Nota grondbeleid en Investeringskrediet grondbezit Landelijk Gebied

17 april 2024

In de Statenvergadering van 3 april kwamen 2 nota’s aan de orde: Nota grondbeleid en Investeringskrediet grondbezit Landelijk Gebied. Voor beide nota’s was Rudolf Bosch namens de PvdA Statenfractie woordvoerder.

Belangrijke onderwerpen gezien de grote en complexe ruimtelijke opgaven waar we in de aankomende jaren met elkaar aan moeten werken.

De PvdA-fractie onderschrijft het belang van een actief grondbeleid door de provincie: deze nota biedt het kader voor de regierol die de provincie ons inziens dient te nemen in het realiseren van ruimtelijke opgaven. Of het nu gaat om het realiseren van natuur, het versterken van de landbouwstructuur door het faciliteren van grondruiling of de aanleg van provinciale infrastructuur: de beschikbaarheid van grond vormt een eerste en tevens onmisbare factor. Deze opgaven moeten in hun ruimtelijke samenhang kunnen worden gerealiseerd.

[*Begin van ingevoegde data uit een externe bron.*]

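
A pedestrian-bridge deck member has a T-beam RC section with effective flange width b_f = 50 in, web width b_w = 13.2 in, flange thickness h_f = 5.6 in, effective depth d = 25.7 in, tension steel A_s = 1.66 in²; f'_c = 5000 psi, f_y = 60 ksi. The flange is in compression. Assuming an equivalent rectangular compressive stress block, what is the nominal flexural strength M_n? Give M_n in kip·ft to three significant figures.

M_n ≈ 211 kip·ft

Tension: T = A_s f_y = 1.66 × 60 = 99.6 kips.
Try a within the flange: a = T/(0.85 f'_c b_f) = 99.6/(0.85 × 5 × 50) = 0.469 in.
Since a = 0.469 ≤ h_f = 5.6 in, the stress block lies entirely in the flange; analyse as a rectangular beam of width b_f.
M_n = T(d − a/2) = 99.6 × (25.7 − 0.2345) = 2536.4 kip·in.
M_n = 2536.4/12 = 211.37 kip·ft.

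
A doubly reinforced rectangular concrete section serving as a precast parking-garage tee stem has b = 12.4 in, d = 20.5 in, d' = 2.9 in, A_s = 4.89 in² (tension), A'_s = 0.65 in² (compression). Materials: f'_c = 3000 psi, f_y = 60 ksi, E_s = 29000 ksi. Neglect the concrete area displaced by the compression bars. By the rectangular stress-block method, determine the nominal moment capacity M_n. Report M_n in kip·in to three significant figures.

M_n ≈ 4880 kip·in

Assume both steels yield.
a = (A_s − A'_s) f_y/(0.85 f'_c b) = (4.89 − 0.65) × 60/(0.85 × 3 × 12.4) = 8.046 in.
c = a/β₁ = 8.046/0.85 = 9.466 in; ε'_s = 0.003(c − d')/c = 0.0021 ≥ ε_y = 0.0021, so the compression steel yields.
M_n = (A_s − A'_s) f_y (d − a/2) + A'_s f_y (d − d') = 254.4 × (20.5 − 4.023) + 39 × (20.5 − 2.9) = 4191.7 + 686.4 = 4878.1 kip·in.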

Tenslotte kan de PvdA-fractie constateren dat het vaststellen van deze nota slechts het begin is voor de aanpak van de Drentse ruimte. Het biedt kaders en instrumenten, maar de inhoud wordt in programma’s uitgewerkt.

Bij het Investeringskrediet Grondbezit Landelijk Gebied doet het College het voorstel van om dit, op grond van de eerste uitwerking van het coalitieakkoord, te verhogen van 140 naar 210 miljoen euro.

In de vorige Statenperiode heeft de PvdA fractie zich positief kritisch opgesteld over een al te frequente ophoging van dit investeringskrediet. Maar de fractie ziet nu wel degelijk de noodzaak om deze investeringsruimte te verhogen. Het plafond van het huidige krediet is namelijk, zo bleek tijdens een informatiesessie, al bijna bereikt, maar het inpassen van de ruimtelijke opgaven in het landelijke gebied komen pas net op stoom.
De PvdA gaat dan ook akkoord met het voorstel.

Wij zijn van mening dat ons provinciebestuur voldoende financiële bewegingsruimte moet hebben om natuurgrond aan te kopen en voldoende voorraad ruilgronden in portefeuille te hebben om agrarisch ondernemers te faciliteren in kavelruil, vrijwillige bedrijfsverplaatsing of bedrijfsbeëindiging. Daarmee scheppen we niet alleen zekerheid, maar ook leefbaarheid in het landelijke gebied.